Lastly, we have also seen a shift with the usage of data and analytics when it comes to scouting and recruitment. Many top clubs are using third party companies who have a better understanding of analytics in order to improve their recruitment and avoid mistakes. Obviously, there will always be players who do not meet their potential and others who exceed it, whether analytics are used or not. However, the usage of data limits the risks and enables clubs to quantify the unquantifiable. Untouchable variables such as how the player will fit into the club and system, the player style, the mentality or the chemistry, all these things are studied to maximise the usage of transfer money at the club and limit failures. Many scouts now have the ability to recruit the perfect player for the club, without even leaving their office, with all the games being studied minute by minute with video recordings. While it can be argued that seeing the player in the flesh is irreplaceable, you can easily see that with the pandemic, there is a chance that scouts will travel less and yet can still be very successful. Smaller clubs like Brentford have used the system of analytics to perfection over the last few years, with many successful players being under the radar before they arrived at the club and eventually being huge successes.

It can be argued that internet is one of the main reasons for statistics taking such a huge space in the current football scene, with many stats debates on Twitter for example on a daily basis. However, football tech as a whole has drastically changed. FIFA Ultimate Team by EA Sports and Football Manager by Sport Interactive have certainly democratised statistics. Comparing player ratings on FIFA is a yearly tradition when the game comes out in autumn, while Football Manager is used by more and more scouts to find players for their team. It can also be argued that these two games have really helped analytics develop within the amateur players’ community.

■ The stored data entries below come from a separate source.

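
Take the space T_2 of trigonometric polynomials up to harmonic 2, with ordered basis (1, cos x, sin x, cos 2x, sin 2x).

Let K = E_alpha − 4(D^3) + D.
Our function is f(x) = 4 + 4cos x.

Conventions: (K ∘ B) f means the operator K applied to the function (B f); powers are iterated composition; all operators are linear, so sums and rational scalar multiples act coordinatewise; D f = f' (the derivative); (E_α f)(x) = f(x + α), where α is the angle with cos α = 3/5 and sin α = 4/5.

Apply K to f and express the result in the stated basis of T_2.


g(x) = 4 + (12/5)cos x - (116/5)sin x

E_alpha f = 4 + (12/5)cos x - (16/5)sin x
D f = -4sin x
D D f = -4cos x
D D D f = 4sin x
(-4(D^3)) f = -16sin x
D f = -4sin x
(E_alpha − 4(D^3) + D) f = 4 + (12/5)cos x - (116/5)sin x


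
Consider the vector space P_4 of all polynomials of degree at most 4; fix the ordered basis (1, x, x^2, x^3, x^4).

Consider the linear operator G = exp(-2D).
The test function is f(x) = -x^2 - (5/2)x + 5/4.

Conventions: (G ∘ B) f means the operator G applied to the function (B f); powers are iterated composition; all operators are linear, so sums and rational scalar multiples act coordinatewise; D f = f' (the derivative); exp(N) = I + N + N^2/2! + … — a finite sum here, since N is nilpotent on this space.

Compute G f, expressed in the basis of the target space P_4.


g(x) = -x^2 + (3/2)x + 9/4

order-1 term: 4x + 5
order-2 term: -4
the series for exp(-2D) f terminates at order 2
exp(-2D) f = -x^2 + (3/2)x + 9/4


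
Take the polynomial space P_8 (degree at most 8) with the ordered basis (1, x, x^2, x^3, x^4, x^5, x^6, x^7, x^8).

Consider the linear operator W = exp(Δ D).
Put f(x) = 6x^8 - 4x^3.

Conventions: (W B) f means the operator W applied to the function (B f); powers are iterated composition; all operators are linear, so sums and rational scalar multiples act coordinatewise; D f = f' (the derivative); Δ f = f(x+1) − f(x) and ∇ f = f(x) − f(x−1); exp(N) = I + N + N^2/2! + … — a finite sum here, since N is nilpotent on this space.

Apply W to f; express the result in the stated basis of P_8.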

Ultimately, football statistics are taking a real turn with the democratisation of technology and its progress. Fitbits and apps on your phone to help you with your work outs are part of most people’s sport routines nowadays. It is only the start. Mainstream conversations about football, whether that’s between friends or in the media, are starting to integrate statistics, maybe a little too much. However, this can only improve everyone’s understanding of the game, at so many different levels. Grassroot football itself is getting more and more stats, and this will benefit the local amateur players and coaches tremendously. Statistics are here to stay, now it is more a question of how to use them and give players and teams the edge on the pitch.